A chronic disorder, rheumatoid arthritis is a progressive disease that causes inflammation in the joints. This results in painful deformity and immobility in the fingers, wrists, feet, and ankles. Diagnosing rheumatoid arthritis can be difficult in the early stages. This is because the symptoms mimic other diseases.
The doctors will diagnose the disease through a series of physical examination. They will look for symptoms of swelling, redness, warmth and check for joint reflexes and muscle strength. Other tests include:
- Blood tests
People suffering from rheumatoid arthritis may find elevated levels of erythrocyte sedimentation or C-reactive protein. This indicates the presence of inflammation in the body. The blood test also looks into other rheumatoid factors like anti-cyclic citrullinated peptide antibodies.
- Imaging tests
x-rays help to track the progression of rheumatoid arthritis in the joints. MRI (Magnetic Resonance Imaging) help the doctors find the severity of the disease in the body.

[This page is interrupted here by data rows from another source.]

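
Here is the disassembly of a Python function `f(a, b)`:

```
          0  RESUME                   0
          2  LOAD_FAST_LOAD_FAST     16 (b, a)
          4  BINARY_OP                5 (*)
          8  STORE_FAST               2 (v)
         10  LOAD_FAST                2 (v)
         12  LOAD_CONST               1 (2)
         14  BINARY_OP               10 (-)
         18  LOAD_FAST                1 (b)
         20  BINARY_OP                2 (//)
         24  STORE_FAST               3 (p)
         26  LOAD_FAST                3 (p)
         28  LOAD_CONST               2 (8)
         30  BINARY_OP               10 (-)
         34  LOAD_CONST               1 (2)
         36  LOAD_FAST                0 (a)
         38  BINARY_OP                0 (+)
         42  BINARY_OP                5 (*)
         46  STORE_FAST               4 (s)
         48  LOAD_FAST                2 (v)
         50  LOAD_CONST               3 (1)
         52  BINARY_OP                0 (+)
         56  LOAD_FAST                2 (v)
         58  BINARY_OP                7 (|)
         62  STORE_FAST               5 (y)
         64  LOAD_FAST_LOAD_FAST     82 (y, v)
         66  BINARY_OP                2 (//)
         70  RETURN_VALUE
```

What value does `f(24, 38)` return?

LOAD_FAST_LOAD_FAST b,a → push 38,24. Stack: [38, 24]
BINARY_OP * → 38 * 24 = 912. Stack: [912]
STORE_FAST v → v=912. Stack: []
LOAD_FAST v → push 912. Stack: [912]
LOAD_CONST → push 2. Stack: [912, 2]
BINARY_OP - → 912 - 2 = 910. Stack: [910]
LOAD_FAST b → push 38. Stack: [910, 38]
BINARY_OP // → 910 // 38 = 23. Stack: [23]
STORE_FAST p → p=23. Stack: []
LOAD_FAST p → push 23. Stack: [23]
LOAD_CONST → push 8. Stack: [23, 8]
BINARY_OP - → 23 - 8 = 15. Stack: [15]
LOAD_CONST → push 2. Stack: [15, 2]
LOAD_FAST a → push 24. Stack: [15, 2, 24]
BINARY_OP + → 2 + 24 = 26. Stack: [15, 26]
BINARY_OP * → 15 * 26 = 390. Stack: [390]
STORE_FAST s → s=390. Stack: []
LOAD_FAST v → push 912. Stack: [912]
LOAD_CONST → push 1. Stack: [912, 1]
BINARY_OP + → 912 + 1 = 913. Stack: [913]
LOAD_FAST v → push 912. Stack: [913, 912]
BINARY_OP | → 913 | 912 = 913. Stack: [913]
STORE_FAST y → y=913. Stack: []
LOAD_FAST_LOAD_FAST y,v → push 913,912. Stack: [913, 912]
BINARY_OP // → 913 // 912 = 1. Stack: [1]
RETURN_VALUE → return 1.

1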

While there is no cure to reverse or completely cure the condition, there are recent discoveries that can put the disease into remission. This can be done with the help of strong medications called as disease modifying antirheumatic drugs (DMARDs).

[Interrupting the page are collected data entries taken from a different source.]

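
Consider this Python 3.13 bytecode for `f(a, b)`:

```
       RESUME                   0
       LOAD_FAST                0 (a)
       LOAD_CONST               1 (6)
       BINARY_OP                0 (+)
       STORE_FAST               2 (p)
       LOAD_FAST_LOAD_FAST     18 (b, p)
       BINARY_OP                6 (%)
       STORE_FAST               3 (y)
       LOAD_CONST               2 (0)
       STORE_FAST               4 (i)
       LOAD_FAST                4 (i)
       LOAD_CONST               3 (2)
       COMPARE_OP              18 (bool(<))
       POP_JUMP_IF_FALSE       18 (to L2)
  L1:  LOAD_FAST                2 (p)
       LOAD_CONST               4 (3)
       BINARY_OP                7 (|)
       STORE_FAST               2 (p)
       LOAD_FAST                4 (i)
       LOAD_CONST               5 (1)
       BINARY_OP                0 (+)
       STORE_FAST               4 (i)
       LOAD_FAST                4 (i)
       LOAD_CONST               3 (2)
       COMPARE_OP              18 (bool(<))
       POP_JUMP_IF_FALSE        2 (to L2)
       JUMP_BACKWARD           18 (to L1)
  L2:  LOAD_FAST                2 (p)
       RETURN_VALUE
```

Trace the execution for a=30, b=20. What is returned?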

Over The Counter (OTC) NSAIDs and prescription-based NSAIDs can be administered to help in relieving pain and reducing inflammation. Steroids or corticosteroids reduce the pain due to swelling and reduce joint pain. Disease-modifying antirheumatic drugs (DMARDs) slows the progression of rheumatoid arthritis and saves the joint and the surrounding tissues from permanent damage. Side effects of these medications include ringing in the ears, upset stomach, heart problems, and kidney damage. Severe side effects include liver damage, bone marrow suppression, and lung infection in some cases.

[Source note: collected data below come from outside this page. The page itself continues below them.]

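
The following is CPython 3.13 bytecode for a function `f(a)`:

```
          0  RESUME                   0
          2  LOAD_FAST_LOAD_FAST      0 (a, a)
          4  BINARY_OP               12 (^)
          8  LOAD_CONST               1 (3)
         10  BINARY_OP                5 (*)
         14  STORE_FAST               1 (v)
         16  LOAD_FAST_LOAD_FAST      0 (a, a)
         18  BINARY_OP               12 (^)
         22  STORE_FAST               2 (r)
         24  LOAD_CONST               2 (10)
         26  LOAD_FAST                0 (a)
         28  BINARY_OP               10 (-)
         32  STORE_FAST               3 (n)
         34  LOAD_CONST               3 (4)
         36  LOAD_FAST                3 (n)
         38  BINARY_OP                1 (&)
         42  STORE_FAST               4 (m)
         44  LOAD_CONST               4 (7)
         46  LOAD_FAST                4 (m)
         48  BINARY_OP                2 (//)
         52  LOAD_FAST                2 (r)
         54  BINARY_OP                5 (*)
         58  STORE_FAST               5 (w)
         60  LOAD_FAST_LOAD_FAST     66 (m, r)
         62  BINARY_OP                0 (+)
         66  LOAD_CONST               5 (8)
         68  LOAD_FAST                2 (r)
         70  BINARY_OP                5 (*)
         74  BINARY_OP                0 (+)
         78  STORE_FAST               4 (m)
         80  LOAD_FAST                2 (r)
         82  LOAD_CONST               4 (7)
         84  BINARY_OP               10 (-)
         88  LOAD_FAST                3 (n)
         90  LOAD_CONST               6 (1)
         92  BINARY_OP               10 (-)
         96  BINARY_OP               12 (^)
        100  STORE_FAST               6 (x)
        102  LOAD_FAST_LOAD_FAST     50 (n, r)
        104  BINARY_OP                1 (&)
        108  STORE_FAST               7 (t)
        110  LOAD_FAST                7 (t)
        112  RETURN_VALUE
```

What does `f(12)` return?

LOAD_FAST_LOAD_FAST a,a → push 12,12. Stack: [12, 12]
BINARY_OP ^ → 12 ^ 12 = 0. Stack: [0]
LOAD_CONST → push 3. Stack: [0, 3]
BINARY_OP * → 0 * 3 = 0. Stack: [0]
STORE_FAST v → v=0. Stack: []
LOAD_FAST_LOAD_FAST a,a → push 12,12. Stack: [12, 12]
BINARY_OP ^ → 12 ^ 12 = 0. Stack: [0]
STORE_FAST r → r=0. Stack: []
LOAD_CONST → push 10. Stack: [10]
LOAD_FAST a → push 12. Stack: [10, 12]
BINARY_OP - → 10 - 12 = -2. Stack: [-2]
STORE_FAST n → n=-2. Stack: []
LOAD_CONST → push 4. Stack: [4]
LOAD_FAST n → push -2. Stack: [4, -2]
BINARY_OP & → 4 & -2 = 4. Stack: [4]
STORE_FAST m → m=4. Stack: []
LOAD_CONST → push 7. Stack: [7]
LOAD_FAST m → push 4. Stack: [7, 4]
BINARY_OP // → 7 // 4 = 1. Stack: [1]
LOAD_FAST r → push 0. Stack: [1, 0]
BINARY_OP * → 1 * 0 = 0. Stack: [0]
STORE_FAST w → w=0. Stack: []
LOAD_FAST_LOAD_FAST m,r → push 4,0. Stack: [4, 0]
BINARY_OP + → 4 + 0 = 4. Stack: [4]
LOAD_CONST → push 8. Stack: [4, 8]
LOAD_FAST r → push 0. Stack: [4, 8, 0]
BINARY_OP * → 8 * 0 = 0. Stack: [4, 0]
BINARY_OP + → 4 + 0 = 4. Stack: [4]
STORE_FAST m → m=4. Stack: []
LOAD_FAST r → push 0. Stack: [0]
LOAD_CONST → push 7. Stack: [0, 7]
BINARY_OP - → 0 - 7 = -7. Stack: [-7]
LOAD_FAST n → push -2. Stack: [-7, -2]
LOAD_CONST → push 1. Stack: [-7, -2, 1]
BINARY_OP - → -2 - 1 = -3. Stack: [-7, -3]
BINARY_OP ^ → -7 ^ -3 = 4. Stack: [4]
STORE_FAST x → x=4. Stack: []
LOAD_FAST_LOAD_FAST n,r → push -2,0. Stack: [-2, 0]
BINARY_OP & → -2 & 0 = 0. Stack: [0]
STORE_FAST t → t=0. Stack: []
LOAD_FAST t → push 0. Stack: [0]
RETURN_VALUE → return 0.

0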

A physical or occupational therapy that involves physical exercises help to keep the joints flexible. The physiotherapists will suggest new ways to do daily tasks that will be less burdensome for your joints. Some therapies will also involve assistive devices that will make it easier to avoid stressing your joints.
If medications and therapies fail to slow down the joint damage, the doctors might consider surgery to repair damage joints. This will help the patient restore the ability to use the joints, reduce pain and correct deformities. Synovectomy is a surgery that removes the inflamed synovium, the fluid that protects and covers the joints. This surgery is performed on knees, elbows, wrists, fingers, and hips. Joint fusion surgery is recommended to stabilize and realign a joint. Total joint replacement surgery involves removing the damaged part of the joints and inserting prosthesis made of metal or plastic.
Some complementary alternative medications such as fish oil, plant oils can be included in daily diet that helps reduce pain and stiffness due to arthritis. Check with your doctor before incorporating these in your diet as it can have side effects like nausea, belching, and diarrhea. Discuss the symptoms with your doctor or a rheumatologist, as they will help you with further evaluation of the same and provide the best treatment based on the severity of the disease.